Layered Defense - Managing Risk While Extending the Enterprise

By Haystax, January 21, 2016 | SHARE

By Marvin Marin, Haystax Technology Program Manager and Cybersecurity Expert

Due to the mobile nature of many workforces, IT support personnel and security managers are required to provide remote access capabilities to their user base. The security manager is put in the difficult position of satisfying user needs, protecting against multiple vectors of attack and deciding what is acceptable organizational risk.

The traditional approach to providing employees remote access to a (Windows) enterprise network has been to implement a Virtual Private Network (VPN) solution and provide the software to end users or as baseline software on an organization’s issued asset.  While this approach offers some level of security, it doesn’t provide the holistic solution needed for security managers to proactively defend their networks.

Microsoft released DirectAccess for Windows 2008 Server R2 to address exactly these concerns and give security managers a suite that provides a comprehensive security solution. This solution allows for a security manager to decrease the complexity of remote access from the user’s perspective, verify the identity of the asset, determine the health of the asset and ensure the session and access to internal resources are encrypted in transit. For example, corporate users working from an unsecured wireless network at an airport would need to connect to the access point, activate their VPN software, authenticate to the corporate network and then access resources.

However, a DirectAccess enabled system could have pre-authenticated to the enterprise in a secure manner based on a certificate issued to the asset prior to the user even logging into Windows.  When users authenticate themselves to the asset they’ll be able to access intranet resources (in an encrypted manner) as if they were connected locally to the organization’s network. Additionally, if Network Access Protection (NAP) is enabled, an asset’s present configuration is assessed against the permitted security configuration to determine if the asset can be 1) denied access, 2) allowed access to a restricted environment to patch or fix, or 3) be allowed access.

This type of granular control provides a framework to manage the risk of those distributed assets, providing the IT department an easier-to-manage, integrated solution, while offering the user improved functionality and security, all while being transparent to the user experience.

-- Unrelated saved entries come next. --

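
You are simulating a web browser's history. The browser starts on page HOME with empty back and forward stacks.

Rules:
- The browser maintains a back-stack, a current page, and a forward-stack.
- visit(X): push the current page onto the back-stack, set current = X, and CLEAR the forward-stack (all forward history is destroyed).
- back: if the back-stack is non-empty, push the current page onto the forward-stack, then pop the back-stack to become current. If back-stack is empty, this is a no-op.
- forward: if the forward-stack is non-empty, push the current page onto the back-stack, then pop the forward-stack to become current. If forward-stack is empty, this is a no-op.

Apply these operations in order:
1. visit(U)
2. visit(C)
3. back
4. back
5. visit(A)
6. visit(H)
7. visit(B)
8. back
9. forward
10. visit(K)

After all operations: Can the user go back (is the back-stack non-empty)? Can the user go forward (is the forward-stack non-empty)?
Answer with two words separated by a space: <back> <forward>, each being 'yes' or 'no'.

After 1 (visit(U)): cur=U back=1 fwd=0
After 2 (visit(C)): cur=C back=2 fwd=0
After 3 (back): cur=U back=1 fwd=1
After 4 (back): cur=HOME back=0 fwd=2
After 5 (visit(A)): cur=A back=1 fwd=0
After 6 (visit(H)): cur=H back=2 fwd=0
After 7 (visit(B)): cur=B back=3 fwd=0
After 8 (back): cur=H back=2 fwd=1
After 9 (forward): cur=B back=3 fwd=0
After 10 (visit(K)): cur=K back=4 fwd=0

Answer: yes no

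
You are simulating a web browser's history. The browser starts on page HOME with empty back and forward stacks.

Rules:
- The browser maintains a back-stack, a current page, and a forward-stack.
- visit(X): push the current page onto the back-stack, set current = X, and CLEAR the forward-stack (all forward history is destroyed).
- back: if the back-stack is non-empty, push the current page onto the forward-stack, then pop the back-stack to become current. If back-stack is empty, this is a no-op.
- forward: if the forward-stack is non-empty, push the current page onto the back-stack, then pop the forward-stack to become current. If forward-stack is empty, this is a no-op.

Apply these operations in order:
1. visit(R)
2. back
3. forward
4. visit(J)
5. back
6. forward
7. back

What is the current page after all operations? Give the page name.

Answer: R

Derivation:
After 1 (visit(R)): cur=R back=1 fwd=0
After 2 (back): cur=HOME back=0 fwd=1
After 3 (forward): cur=R back=1 fwd=0
After 4 (visit(J)): cur=J back=2 fwd=0
After 5 (back): cur=R back=1 fwd=1
After 6 (forward): cur=J back=2 fwd=0
After 7 (back): cur=R back=1 fwd=1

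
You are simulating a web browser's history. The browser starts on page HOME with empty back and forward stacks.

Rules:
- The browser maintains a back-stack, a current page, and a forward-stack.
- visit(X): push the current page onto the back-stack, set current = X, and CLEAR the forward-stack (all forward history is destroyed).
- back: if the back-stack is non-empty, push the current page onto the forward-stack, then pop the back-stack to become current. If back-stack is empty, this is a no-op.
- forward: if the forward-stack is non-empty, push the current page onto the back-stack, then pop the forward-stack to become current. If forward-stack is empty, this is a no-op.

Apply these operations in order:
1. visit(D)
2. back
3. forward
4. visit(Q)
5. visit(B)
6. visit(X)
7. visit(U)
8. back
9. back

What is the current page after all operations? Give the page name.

Answer: B

Derivation:
After 1 (visit(D)): cur=D back=1 fwd=0
After 2 (back): cur=HOME back=0 fwd=1
After 3 (forward): cur=D back=1 fwd=0
After 4 (visit(Q)): cur=Q back=2 fwd=0
After 5 (visit(B)): cur=B back=3 fwd=0
After 6 (visit(X)): cur=X back=4 fwd=0
After 7 (visit(U)): cur=U back=5 fwd=0
After 8 (back): cur=X back=4 fwd=1
After 9 (back): cur=B back=3 fwd=2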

For the government sector, specifically Defense, DirectAccess can solve many problems and help a security manager better manage risk and apply appropriate and required security governance. Benefits to the public sector users and IT managers include:

  1. Support costs can be reduced by moving to an integrated solution that does not rely on vendor supplied appliances or client software.
  2. Intranet and internet traffic are separated at the endpoint, thereby reducing network latency and congestion by having internet traffic use the local internet connection and reducing costs by not having to supply transport for that traffic as occurs with a VPN.
  3. The experience is transparent to the end user.
  4. Based on the configuration, the technology can provide encryption from endpoint to edge or endpoint to endpoint.
  5. Existing Public Key Infrastructure (PKI) can be used to support two factor authentication and Single Sign On (SSO) implementations.
  6. Machine certificates can be revoked, thereby denying access to lost or stolen IT assets.
  7. An IPSec tunnel is established automatically, transparently and without additional software.
  8. A NAP allows for ‘sick’ systems (health indicators) to be placed into a sandbox to receive required patches or configurations prior to accessing sensitive data.
  9. Compliance with required baseline security configurations such as the United States Government Configuration Baseline (USGCB) or Defense Information Security Agency (DISA) Security Technical Implementation Guide (STIG) can be enforced, assisting the organization with auditing, inspection and governance.

I recommend DirectAccess as a way to accommodate the needs of a mobile workforce while providing security managers with some peace of mind. And as a provider of network and infrastructure management and cybersecurity services, and as a Microsoft Gold Partner, Haystax is in a unique position to recommend, architect and implement this type of innovative solution.